小柄な男のはだけられた胸には血のにじんだ包帯が巻かれており、彼が深い怪我を負っている事が見て取れた。
「なに……たかが記者の娘と侮っていたのは我等も同じ。あまり気負うな」
「は……はい……。ありがとうございます……隊長……」
「ま、そのせいで影の尖兵たる我等が、野に伏せ泥を啜る羽目になった訳だが……」
「っ……!! だから悪かったって! 帰ったら酒を驕るって何回も約束したろ?」
弓を背負った男の言葉に、小柄な男が安堵の声を漏らしたのも束の間、最初に高笑いをあげた男がそう囃し立てると、一団の中に賑やかな笑い声が上がった。
その様子に、隊長と呼ばれた弓を背負った男は僅かに笑みを浮かべた後、速度を緩めて足を止め、仲間達を振り返って口を開く。
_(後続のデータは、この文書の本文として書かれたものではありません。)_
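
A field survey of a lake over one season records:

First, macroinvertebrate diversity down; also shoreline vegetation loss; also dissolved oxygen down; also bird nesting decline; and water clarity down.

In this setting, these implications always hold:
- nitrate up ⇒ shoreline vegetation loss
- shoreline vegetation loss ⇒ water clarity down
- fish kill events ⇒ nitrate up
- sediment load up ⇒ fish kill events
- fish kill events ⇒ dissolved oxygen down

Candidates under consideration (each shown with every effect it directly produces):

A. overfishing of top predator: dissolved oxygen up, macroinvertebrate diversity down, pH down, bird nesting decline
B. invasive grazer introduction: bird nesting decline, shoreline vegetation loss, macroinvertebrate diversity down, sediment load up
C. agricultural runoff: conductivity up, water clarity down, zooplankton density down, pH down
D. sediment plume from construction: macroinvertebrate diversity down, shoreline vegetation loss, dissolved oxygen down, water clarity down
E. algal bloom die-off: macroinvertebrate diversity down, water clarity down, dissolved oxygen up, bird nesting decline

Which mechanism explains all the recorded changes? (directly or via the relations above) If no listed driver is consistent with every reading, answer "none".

B

Checking each candidate against the observations:
(A) overfishing of top predator — macroinvertebrate diversity down ✓; shoreline vegetation loss ✗; dissolved oxygen down ✗; bird nesting decline ✓; water clarity down ✗
(B) invasive grazer introduction — macroinvertebrate diversity down ✓; shoreline vegetation loss ✓; dissolved oxygen down ✓ (by sediment load up → fish kill events → dissolved oxygen down); bird nesting decline ✓; water clarity down ✓ (by shoreline vegetation loss → water clarity down)
(C) agricultural runoff — does not account for macroinvertebrate diversity down, shoreline vegetation loss, dissolved oxygen down, bird nesting decline
(D) sediment plume from construction — macroinvertebrate diversity down ✓; shoreline vegetation loss ✓; dissolved oxygen down ✓; bird nesting decline ✗; water clarity down ✓
(E) algal bloom die-off — fails on shoreline vegetation loss, dissolved oxygen down (predicts dissolved oxygen up, not dissolved oxygen down)
(B) alone accounts for all the evidence.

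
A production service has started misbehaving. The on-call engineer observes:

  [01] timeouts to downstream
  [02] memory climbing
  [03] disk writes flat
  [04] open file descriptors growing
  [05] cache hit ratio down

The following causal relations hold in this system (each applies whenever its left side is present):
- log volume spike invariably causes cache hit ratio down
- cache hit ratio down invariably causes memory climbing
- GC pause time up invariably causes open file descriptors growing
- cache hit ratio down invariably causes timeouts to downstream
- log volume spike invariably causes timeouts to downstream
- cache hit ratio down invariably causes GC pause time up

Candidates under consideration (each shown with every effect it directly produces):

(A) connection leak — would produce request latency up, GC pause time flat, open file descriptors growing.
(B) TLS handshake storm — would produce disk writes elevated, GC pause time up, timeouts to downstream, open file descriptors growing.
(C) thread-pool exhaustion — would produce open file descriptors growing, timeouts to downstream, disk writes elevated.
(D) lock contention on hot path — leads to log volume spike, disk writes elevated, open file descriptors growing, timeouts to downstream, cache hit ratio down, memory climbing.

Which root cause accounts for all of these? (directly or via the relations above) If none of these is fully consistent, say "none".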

「お前達。浮かれるのは良いが、帰還するまでが任務だ。総員、くれぐれも警戒を怠――」
刹那。
彼等の上空から、一筋の閃光が彼等の隊長の胸を貫くと、一振りの剣が彼の身体を地面へ縫い留める。
「ガッ……アアアアアアッッッッ……!!? こ……これはッ――!?」
「た……隊長ォォォォォォォッッッ!!!!」
その剣こそ、テミスの投げたフリーディアの剣なのだが、そんな事など知る由もない彼等の悲痛な絶叫が、辺りに響き渡ったのだった。